O Vasco tem acordos verbais acertados com o treinador Franclim Carvalho, do Botafogo, e com o volante Nelson Deossa, do Real Betis, da Espanha. Apesar do avanço nas negociações, a situação jurídica da SAF do clube carioca está travando a conclusão das duas contratações, consideradas prioridades pelo departamento de futebol.
A origem do problema: intervenção judicial na SAF do Vasco
Desde que Pedrinho foi afastado do quadro da SAF pela Justiça, quem comanda o futebol do Vasco é a interventora Samantha Longo. O diretor de futebol Admar Lopes chegou a acordos separados com Franclim Carvalho e com o Real Betis sobre Deossa, e apresentou ambas as situações à advogada. Samantha autorizou os movimentos feitos por Admar. Ainda assim, tanto o treinador quanto o clube espanhol se mostram inseguros para formalizar qualquer vínculo enquanto o Vasco estiver sendo administrado por uma interventora judicial.
A incerteza sobre quem de fato detém o poder de decisão dentro do clube é o principal obstáculo.
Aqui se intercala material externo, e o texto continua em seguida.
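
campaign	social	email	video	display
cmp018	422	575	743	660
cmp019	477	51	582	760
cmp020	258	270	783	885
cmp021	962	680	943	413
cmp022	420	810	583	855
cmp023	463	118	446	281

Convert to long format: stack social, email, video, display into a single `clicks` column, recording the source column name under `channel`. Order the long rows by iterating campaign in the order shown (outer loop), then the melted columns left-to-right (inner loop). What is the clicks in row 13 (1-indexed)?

24 rows total (6 × 4). Row 13: index ⌊(13-1)/4⌋ = 3 into campaign → cmp021; (13-1) mod 4 = 0 into the melted columns → social.
So row 13 is (cmp021, social, 962); clicks = 962.

962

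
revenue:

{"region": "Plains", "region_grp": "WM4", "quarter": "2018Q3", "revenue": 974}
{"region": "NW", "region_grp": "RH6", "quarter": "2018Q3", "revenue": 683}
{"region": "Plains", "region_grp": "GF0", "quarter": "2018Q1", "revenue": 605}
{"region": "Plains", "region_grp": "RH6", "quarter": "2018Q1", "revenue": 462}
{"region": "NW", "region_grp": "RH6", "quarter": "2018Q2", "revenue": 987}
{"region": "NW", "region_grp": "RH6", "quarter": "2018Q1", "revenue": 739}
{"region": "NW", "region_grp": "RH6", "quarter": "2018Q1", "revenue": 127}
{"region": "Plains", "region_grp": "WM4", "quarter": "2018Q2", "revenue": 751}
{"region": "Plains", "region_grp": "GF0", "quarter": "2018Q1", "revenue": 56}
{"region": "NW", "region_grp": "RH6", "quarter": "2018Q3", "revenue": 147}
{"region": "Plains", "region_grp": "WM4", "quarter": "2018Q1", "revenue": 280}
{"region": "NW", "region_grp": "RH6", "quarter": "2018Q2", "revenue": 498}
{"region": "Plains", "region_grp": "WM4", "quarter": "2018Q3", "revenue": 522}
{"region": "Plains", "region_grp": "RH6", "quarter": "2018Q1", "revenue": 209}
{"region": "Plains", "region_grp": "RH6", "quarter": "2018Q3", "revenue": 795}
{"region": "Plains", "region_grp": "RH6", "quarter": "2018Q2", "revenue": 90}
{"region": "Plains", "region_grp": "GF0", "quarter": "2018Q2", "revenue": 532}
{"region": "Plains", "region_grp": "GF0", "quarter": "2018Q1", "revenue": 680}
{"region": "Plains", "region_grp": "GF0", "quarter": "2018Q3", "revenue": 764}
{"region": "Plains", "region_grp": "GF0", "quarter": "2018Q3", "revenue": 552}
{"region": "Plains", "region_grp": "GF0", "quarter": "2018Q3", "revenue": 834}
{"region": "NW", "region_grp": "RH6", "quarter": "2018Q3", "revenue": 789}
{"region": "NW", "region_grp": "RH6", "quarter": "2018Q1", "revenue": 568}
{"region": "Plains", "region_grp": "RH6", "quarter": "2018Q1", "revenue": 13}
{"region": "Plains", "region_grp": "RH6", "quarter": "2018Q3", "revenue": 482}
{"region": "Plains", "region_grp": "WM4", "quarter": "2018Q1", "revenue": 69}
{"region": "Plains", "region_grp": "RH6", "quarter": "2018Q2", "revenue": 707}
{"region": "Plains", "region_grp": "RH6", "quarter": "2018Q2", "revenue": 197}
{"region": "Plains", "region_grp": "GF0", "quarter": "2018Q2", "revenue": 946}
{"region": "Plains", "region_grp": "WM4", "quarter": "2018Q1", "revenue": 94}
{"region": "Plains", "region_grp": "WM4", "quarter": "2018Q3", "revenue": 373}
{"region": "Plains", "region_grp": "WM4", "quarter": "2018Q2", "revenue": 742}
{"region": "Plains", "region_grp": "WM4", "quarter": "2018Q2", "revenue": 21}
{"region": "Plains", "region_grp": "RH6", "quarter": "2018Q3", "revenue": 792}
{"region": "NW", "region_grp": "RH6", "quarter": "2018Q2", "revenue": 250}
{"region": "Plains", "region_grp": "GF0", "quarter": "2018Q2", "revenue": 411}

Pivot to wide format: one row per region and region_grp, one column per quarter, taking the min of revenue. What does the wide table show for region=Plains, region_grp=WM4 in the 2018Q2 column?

21

Rows with region=Plains, region_grp=WM4 and quarter=2018Q2: revenue values are 751, 742, 21.
min(751, 742, 21) = 21.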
Sem clareza sobre a estrutura de comando, parceiros externos hesitam em assinar contratos que dependem de continuidade institucional e cumprimento de obrigações financeiras.
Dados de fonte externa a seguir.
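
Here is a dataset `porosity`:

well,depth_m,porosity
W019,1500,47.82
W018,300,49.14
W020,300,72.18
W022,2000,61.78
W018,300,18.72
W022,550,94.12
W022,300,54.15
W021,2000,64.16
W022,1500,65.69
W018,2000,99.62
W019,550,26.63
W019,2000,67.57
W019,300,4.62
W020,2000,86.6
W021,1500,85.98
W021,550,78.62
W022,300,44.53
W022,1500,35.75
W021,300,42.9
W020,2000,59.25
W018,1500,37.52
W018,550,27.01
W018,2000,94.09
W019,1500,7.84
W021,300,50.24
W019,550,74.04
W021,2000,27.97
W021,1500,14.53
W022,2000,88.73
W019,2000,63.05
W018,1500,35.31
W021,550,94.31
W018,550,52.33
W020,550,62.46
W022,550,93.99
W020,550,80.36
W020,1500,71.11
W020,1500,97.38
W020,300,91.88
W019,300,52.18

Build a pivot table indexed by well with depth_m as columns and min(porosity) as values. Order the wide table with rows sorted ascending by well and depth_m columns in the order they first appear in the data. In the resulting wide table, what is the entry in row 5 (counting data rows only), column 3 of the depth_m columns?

With rows sorted ascending by well, row 5 is well=W022. depth_m columns in first-appearance order: 1500, 300, 2000, 550; column 3 is 2000.
Long rows with well=W022, depth_m=2000: min(61.78, 88.73) = 61.78.

61.78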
Franclim Carvalho: gosta do projeto, mas quer saber quem manda
Franclim Carvalho deixou claro ao Vasco que se lembra da situação de Álvaro Pacheco, que chegou ao clube carioca em maio de 2024, em meio a um momento de indefinição jurídica semelhante, quando Pedrinho havia acabado de assumir o controle da SAF após o afastamento da 777. O treinador quer evitar repetir um cenário parecido.
Apesar das reservas, Franclim não fechou as portas para o negócio. Ele gostou do projeto apresentado por Admar Lopes e da valorização salarial que o Vasco colocou na mesa. Além da proximidade com o diretor de futebol, o treinador do Botafogo também tem boa relação com Pedrinho. O ponto central de sua resistência é a falta de definição sobre a gestão do clube: ele disse que só pretende finalizar o negócio caso saiba quem "manda" no Vasco.
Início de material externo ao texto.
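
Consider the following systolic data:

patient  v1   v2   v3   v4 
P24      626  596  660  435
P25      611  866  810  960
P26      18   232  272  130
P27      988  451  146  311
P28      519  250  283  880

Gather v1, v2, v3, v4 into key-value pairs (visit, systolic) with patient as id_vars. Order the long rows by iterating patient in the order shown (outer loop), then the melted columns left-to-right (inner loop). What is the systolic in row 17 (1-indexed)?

20 rows total (5 × 4). Row 17: index ⌊(17-1)/4⌋ = 4 into patient → P28; (17-1) mod 4 = 0 into the melted columns → v1.
So row 17 is (P28, v1, 519); systolic = 519.

519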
Do ponto de vista financeiro, o Vasco não vê problema em arcar com a multa rescisória de 300 mil dólares (cerca de R$ 1,5 milhão) para liberar Franclim do Botafogo. O obstáculo, portanto, não é financeiro — é jurídico e institucional.
Real Betis e Deossa: acerto existe, mas espanhóis pedem garantias
Com o Real Betis, a situação é ainda mais delicada. O Vasco já tem um acerto não apenas com o próprio Deossa, mas também com o clube espanhol. O jogador quer atuar pelo Vasco e o Betis aceitou a sinalização financeira apresentada pelo clube carioca. Mesmo assim, os espanhóis não têm confiança sobre a questão jurídica envolvendo a SAF e pedem garantias que simplesmente não podem ser apresentadas neste momento.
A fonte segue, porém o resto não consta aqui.